Is the Death Penalty Conservative?
My reverence for life is as unshakable as any conservative who "believes with perfect faith" that life begins at conception.
But what about death?
How can I fight for the sanctity of life while I condone the premature death of even the most evil among us?
While I may be part of a small minority in our Republican Party, I, too, "believe with perfect faith" that there is a blanket of life which ought to surround all human beings from conception to a natural conclusion. This means that just as I oppose the killing of the unborn, I must also oppose the killing of those already born when society takes revenge in the form of a death penalty.
Yet, as a conservative and constitutional originalist, I do not base my opposition to death upon religion alone. It would be just as wrong to establish my religious beliefs as the "law of the land" as it would be to forbid the free exercise of those whose religion differs from mine.
No, my opposition to death is based on more practical conservative principles.
I believe in law and order. The most heinous crimes deserve the toughest penalties. And the death penalty is not nearly as punishing as a life condemned to a cramped concrete cell 20 hours per day.
Capital crimes are committed by persons who believe that their lives are superior to those of the ones they kill. The murderer sacrifices his victim so that he can receive benefit from that death. It is a grossly exaggerated concept of self-worth that drives the evil of murder.
Yet those sentenced to death are given our attention for years after their trials are concluded. We give them appeals through the state court system, only to begin again with writs of habeas corpus to the federal bench. We segregate them on "death row" with special treatment in honor of their state of condemnation.
And then, if the criminal makes it to the death chamber, we hold vigils outside the prison. The prisoner is honored with a "last meal"; and we make sure that his death is as peaceful for him as it was torturous for his victim.

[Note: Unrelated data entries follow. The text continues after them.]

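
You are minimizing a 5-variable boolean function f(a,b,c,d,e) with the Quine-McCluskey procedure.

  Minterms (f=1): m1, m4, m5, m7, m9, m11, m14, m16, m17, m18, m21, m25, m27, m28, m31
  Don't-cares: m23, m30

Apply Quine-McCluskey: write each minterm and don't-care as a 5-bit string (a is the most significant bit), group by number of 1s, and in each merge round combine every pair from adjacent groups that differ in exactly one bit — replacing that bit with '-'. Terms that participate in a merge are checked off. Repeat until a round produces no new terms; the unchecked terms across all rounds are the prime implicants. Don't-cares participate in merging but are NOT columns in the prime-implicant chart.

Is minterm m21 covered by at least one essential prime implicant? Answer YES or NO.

[col 0] 00001*, 00100*, 00101*, 00111*, 01001*, 01011*, 01110*, 10000*, 10001*, 10010*, 10101*, 10111*, 11001*, 11011*, 11100*, 11110*, 11111*
[col 1] -0001*, -0101*, -0111*, -1001*, -1011*, -1110, 0-001*, 00-01*, 001-1*, 0010-, 010-1*, 1-001*, 1-111, 10-01*, 100-0, 1000-, 101-1*, 11-11, 110-1*, 111-0, 1111-
[col 2] --001, -0-01, -01-1, -10-1
Prime implicants: --001, -0-01, -01-1, -10-1, -1110, 0010-, 1-111, 100-0, 1000-, 11-11, 111-0, 1111-
PI chart (minterm → PIs covering it):
  1 | --001,-0-01
  4 | 0010-  (sole → essential)
  5 | -0-01,-01-1,0010-
  7 | -01-1  (sole → essential)
  9 | --001,-10-1
  11 | -10-1  (sole → essential)
  14 | -1110  (sole → essential)
  16 | 100-0,1000-
  17 | --001,-0-01,1000-
  18 | 100-0  (sole → essential)
  21 | -0-01,-01-1
  25 | --001,-10-1
  27 | -10-1,11-11
  28 | 111-0  (sole → essential)
  31 | 1-111,11-11,1111-
Essential prime implicants: -01-1, -10-1, -1110, 0010-, 100-0, 111-0

YES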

Those who commit evil ought not be honored with recognition. They need to be rendered obscure and irrelevant. Each day of their lives needs to be long, boring and as robbed of purpose as the victim was robbed of his purpose in life.
Moreover, the life of a murderer must be as arduous for him as it will continue to be for the family of the victim. The capital criminal must know that he will never again celebrate a Christmas or a birthday with those who love him, regardless of whether he loves anyone.
Life in prison without the possibility of parole means that for a capital criminal, life until the natural end of his days must be more heinous than the peace that painless injection brings to an evil mind. The criminal should not be given an easy way out. He should be forced every day to contemplate his actions and ask for forgiveness from his victim and his God.
I have always been fascinated with the concept of "purgatory," that place between death and final judgment where sins are fully exposed and divine forgiveness is finally decided. I believe that serving in prison at hard labor, kept away from the surrounding world, forms a purgatory on Earth. It is where a capital criminal is left destitute with only one way to escape certain hell, that being a lifetime of repentance in living conditions that make him as small as the acts he committed.
Most of the time, life is a gift as wonderful as the potential for good that is the prognosis of those conceived but unborn. Yet it can also be a punishing burden for a murderer wallowing in the hopelessness and humiliation of prison stench.
Death, either by abortion or lethal injection, serves little, if any purpose to promote the good of society. Yet in both cases, life has its purpose.
For conservatives who recognize the "blanket of life," we must acknowledge both ends of the cloth.